Tuesday, May 29, 2012
Hire a milkshake??
A recent New Yorker profile (5/14/12) of the prominent management expert Clayton Christensen, Harvard Business School professor and author of the widely hailed book “The Innovator’s Dilemma,” described an interesting approach to how a business, profit or nonprofit, can better understand its customers.
One of the big fast food chains hired his consulting firm to help improve its sale of milkshakes. The company marketers had previously done thorough research on the profile of the typical milkshake consumer and made improvements accordingly. But sales did not increase. Christensen decided to take a different tack, summarized, in his words, in finding the answer to the question: “I wonder what job a customer is trying to do when he hires a milkshake?”
Now, please stay with me. You have first to digest (sorry…) the novel concept of hiring a milkshake. Christensen sheds some light when he quotes another marketing icon, Professor Theodore Leavitt who advised his students that “A person doesn’t want a quarter-inch drill, he wants a quarter-inch hole.” In other words, consumers don’t necessarily search for a product but rather a solution to a problem or a need for a certain job to be performed.

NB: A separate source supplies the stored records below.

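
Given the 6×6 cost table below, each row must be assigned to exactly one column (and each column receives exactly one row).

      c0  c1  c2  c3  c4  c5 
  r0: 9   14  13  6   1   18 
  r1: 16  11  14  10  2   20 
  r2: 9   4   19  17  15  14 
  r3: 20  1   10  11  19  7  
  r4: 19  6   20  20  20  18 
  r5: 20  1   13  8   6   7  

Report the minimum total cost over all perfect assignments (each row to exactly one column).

optimal assignment: row0→col3 (cost 6), row1→col4 (cost 2), row2→col0 (cost 9), row3→col2 (cost 10), row4→col1 (cost 6), row5→col5 (cost 7)
total = 6 + 2 + 9 + 10 + 6 + 7 = 40

Minimum assignment cost: 40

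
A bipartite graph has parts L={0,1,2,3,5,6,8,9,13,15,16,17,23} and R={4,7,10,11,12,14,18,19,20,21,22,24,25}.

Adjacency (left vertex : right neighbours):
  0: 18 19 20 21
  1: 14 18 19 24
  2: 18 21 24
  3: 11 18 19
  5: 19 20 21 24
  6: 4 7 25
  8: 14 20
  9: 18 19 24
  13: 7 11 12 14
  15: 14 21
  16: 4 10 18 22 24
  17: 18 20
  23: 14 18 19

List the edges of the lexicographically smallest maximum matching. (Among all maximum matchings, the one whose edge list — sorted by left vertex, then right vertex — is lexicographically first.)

Lex-smallest maximum matching: {(0,18), (1,14), (2,21), (3,11), (5,19), (6,4), (8,20), (9,24), (13,7), (16,10)}

|M| = 10 (so the lex-smallest maximum matching has 10 edges)
process left vertices in ascending order; for each, take the smallest-labelled available neighbour that still permits 10 edges overall, or leave it unmatched if none does
lex-smallest matching: {0-18, 1-14, 2-21, 3-11, 5-19, 6-4, 8-20, 9-24, 13-7, 16-10}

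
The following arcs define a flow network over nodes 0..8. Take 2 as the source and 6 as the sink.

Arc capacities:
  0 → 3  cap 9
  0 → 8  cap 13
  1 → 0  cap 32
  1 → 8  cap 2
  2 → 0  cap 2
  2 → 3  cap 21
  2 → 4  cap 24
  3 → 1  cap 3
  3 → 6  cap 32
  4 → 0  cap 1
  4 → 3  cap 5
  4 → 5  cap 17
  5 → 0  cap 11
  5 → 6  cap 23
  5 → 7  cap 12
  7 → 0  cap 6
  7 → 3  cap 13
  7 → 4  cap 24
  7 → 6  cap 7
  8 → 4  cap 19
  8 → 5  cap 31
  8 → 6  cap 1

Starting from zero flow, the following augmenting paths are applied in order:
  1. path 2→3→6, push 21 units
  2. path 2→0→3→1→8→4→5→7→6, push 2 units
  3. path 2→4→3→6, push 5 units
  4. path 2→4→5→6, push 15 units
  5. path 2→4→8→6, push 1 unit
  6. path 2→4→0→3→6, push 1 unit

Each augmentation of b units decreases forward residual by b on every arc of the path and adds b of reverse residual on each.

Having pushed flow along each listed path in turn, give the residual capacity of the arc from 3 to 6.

after path 1 (2→3→6, push 21): res(3,6)=11
after path 2 (2→0→3→1→8→4→5→7→6, push 2): res(3,6)=11
after path 3 (2→4→3→6, push 5): res(3,6)=6
after path 4 (2→4→5→6, push 15): res(3,6)=6
after path 5 (2→4→8→6, push 1): res(3,6)=6
after path 6 (2→4→0→3→6, push 1): res(3,6)=5

Residual capacity of (3,6): 5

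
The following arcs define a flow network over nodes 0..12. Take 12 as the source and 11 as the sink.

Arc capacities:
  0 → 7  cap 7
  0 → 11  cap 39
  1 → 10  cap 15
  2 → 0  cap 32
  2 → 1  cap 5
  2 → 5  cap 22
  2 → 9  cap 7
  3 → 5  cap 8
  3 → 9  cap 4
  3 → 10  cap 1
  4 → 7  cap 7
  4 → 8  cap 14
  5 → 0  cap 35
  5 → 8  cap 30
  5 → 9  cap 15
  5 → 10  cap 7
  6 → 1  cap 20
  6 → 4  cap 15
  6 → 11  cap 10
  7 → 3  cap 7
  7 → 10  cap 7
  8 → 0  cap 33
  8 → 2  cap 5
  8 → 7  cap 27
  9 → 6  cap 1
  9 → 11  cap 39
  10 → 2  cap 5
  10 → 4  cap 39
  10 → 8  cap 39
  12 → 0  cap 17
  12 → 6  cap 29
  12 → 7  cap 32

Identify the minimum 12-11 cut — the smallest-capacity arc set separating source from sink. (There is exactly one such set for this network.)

Min-cut arcs: {(7,3), (7,10), (12,0), (12,6)} (total capacity 60)

augment #1: 12→0→11 push 17
augment #2: 12→6→11 push 10
augment #3: 12→7→3→9→11 push 4
augment #4: 12→6→4→8→0→11 push 14
augment #5: 12→7→3→5→0→11 push 3
augment #6: 12→7→10→2→0→11 push 5
augment #7: 12→7→10→8→2→9→11 push 2
augment #8: 12→6→1→10→8→2→9→11 push 3
augment #9: 12→6→1→10→8→0→2→9→11 push 2
max flow = 60; residual-reachable set from 12 gives S-side
cut edges (S→T): {(7,3), (7,10), (12,0), (12,6)} total cap 60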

Back to the milkshake: Christensen and his crew spent 18 hours in a restaurant observing milkshake- buying behavior- who bought them, what time of day, alone or with someone, consumed on premises or off. They discovered that almost half of the shakes were sold to a single person, in the very early morning and consumed away from the restaurant. The next day they asked the people as they were leaving with their milkshakes to go to their cars: “what job were you trying to do when you hired that milkshake?” Not, why did you buy one or what flavor? The phrasing of the question got their attention.
The answers had to do with the purchaser having a long, tiresome drive to work. Because of their consistency milkshakes take a good while to drink, they are not messy or tricky to handle, like crumbly muffins. You can answer your phone when it rings. So the job that needed to be performed was occupying a commuter’s time along with providing some nourishment and the milkshake filled that bill. The recommendation to management was to make the shake even more viscous (add fruit), move the dispenser to the front of the counter and allow for quicker payment method. Sales went up.
Ok...so what’s the lesson, you may ask. Not everyone has 18 hours in which to observe customer/client/visitor behavior. Nor might they have a crew to conduct in-depth interviews. But stepping back, what the milkshake story suggests is that nonprofit marketers or leaders need to look beneath the surface of ordinary consumer activity and think about what their organization can do first to identify for its users the job they see at hand and then to help them accomplish it. You can easily ask a museum or performing arts visitor questions that reveal demographic information; more difficult is to discern the deeper motivation for attendance or, in the case of donors, for their gift. What Clayton Christensen offers is a unique format for phrasing the question that in its provocative way might offer up previously buried jewels of information. Try it, and in the process, why not give yourself an excuse to enjoy a milkshake.